A comparison of equilibrium partitioning and critical body residue approaches for predicting toxicity of sediment-associated fluoranthene to freshwater amphipods

Equilibrium partitioning (EqP) theory, which has been used to develop sediment quality criteria, predicts that the effects of organic compounds in sediments can be assessed by comparison of organic carbon-normalized sediment concentrations and estimated pore-water concentrations to effects determined in water-only exposures. A complementary approach, the critical body residue (CBR) theory, examines actual body burdens in relation to toxic effects. Critical body residue theory predicts that the narcotic effects of nonpolar compounds should be essentially constant for similar organisms, and narcosis should be observed at body burdens of 2 to 8 mu mol/g tissue. This study compares these two approaches for predicting toxicity of the polycyclic aromatic hydrocarbon (PAH) fluoranthene.
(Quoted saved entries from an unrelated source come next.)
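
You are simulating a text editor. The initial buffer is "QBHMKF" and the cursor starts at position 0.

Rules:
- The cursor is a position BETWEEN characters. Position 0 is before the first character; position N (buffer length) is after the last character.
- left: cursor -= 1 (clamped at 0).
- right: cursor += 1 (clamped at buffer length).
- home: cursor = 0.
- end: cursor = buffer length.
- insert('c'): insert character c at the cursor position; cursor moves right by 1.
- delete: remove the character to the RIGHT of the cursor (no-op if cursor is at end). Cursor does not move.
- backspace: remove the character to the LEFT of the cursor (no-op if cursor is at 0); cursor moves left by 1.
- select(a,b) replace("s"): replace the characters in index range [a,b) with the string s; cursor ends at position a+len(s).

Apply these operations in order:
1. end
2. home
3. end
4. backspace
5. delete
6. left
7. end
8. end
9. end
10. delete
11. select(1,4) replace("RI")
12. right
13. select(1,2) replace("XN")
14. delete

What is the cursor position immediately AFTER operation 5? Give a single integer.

Answer: 5

Derivation:
After op 1 (end): buf='QBHMKF' cursor=6
After op 2 (home): buf='QBHMKF' cursor=0
After op 3 (end): buf='QBHMKF' cursor=6
After op 4 (backspace): buf='QBHMK' cursor=5
After op 5 (delete): buf='QBHMK' cursor=5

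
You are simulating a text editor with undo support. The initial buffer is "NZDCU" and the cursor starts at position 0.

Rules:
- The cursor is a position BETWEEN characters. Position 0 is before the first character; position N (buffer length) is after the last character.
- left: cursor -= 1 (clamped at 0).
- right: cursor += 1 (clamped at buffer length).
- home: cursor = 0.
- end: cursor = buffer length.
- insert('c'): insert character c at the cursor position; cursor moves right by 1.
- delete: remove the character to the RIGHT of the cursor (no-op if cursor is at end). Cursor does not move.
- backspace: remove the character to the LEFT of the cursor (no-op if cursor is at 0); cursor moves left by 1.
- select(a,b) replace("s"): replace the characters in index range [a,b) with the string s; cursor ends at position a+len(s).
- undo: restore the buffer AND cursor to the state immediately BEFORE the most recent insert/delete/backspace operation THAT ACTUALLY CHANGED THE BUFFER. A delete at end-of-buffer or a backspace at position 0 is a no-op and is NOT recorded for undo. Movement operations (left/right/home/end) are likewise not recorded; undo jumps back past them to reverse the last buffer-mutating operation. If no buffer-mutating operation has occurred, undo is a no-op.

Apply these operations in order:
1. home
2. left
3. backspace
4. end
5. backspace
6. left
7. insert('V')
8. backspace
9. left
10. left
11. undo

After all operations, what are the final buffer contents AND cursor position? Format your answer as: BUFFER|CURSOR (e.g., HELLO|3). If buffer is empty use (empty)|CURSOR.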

The freshwater amphipods Hyalella azteca and Diporeia spp. were exposed for up to 30 d to sediment spiked with radiolabeled fluoranthene at concentrations of 0.1 (trace) to 3,940 nmol/g dry weight (=346 mu mol/g organic carbon). Mean survival of Diporeia was generally high (>70%) and not significantly different from that of control animals. This result agrees with EqP predictions, because little mortality was observed for Diporeia in 10-d water-only exposures to fluoranthene in previous studies. After 10-d exposures, mortality of H. azteca was not significantly different from that of controls, even though measured interstitial water concentrations exceeded the previously determined 10-d water-only median lethal concentration (LC50). Equilibrium partitioning overpredicted fluoranthene sediment toxicity in this species. More mortality was observed for H. azteca at later time points, and a 16-d LC50 of 3,550 nmol/g dry weight sediment (291 mu mol/g organic carbon) was determined. A body burden of 1.10 mu mol fluoranthene-equivalents/g wet weight in H. azteca was associated with 50% mortality after 16-d exposures. Body burdens as high as 5.9 mu mol/g wet weight resulted in little mortality in Diporeia. Diporeia, which has limited ability to metabolize fluoranthene and a higher lipid content, appears to be less sensitive than H. azteca, which does metabolize fluoranthene. These results demonstrate that the CBR approach is a useful complement to the EqP approach for the prediction and assessment of toxicity associated with contaminated sediments.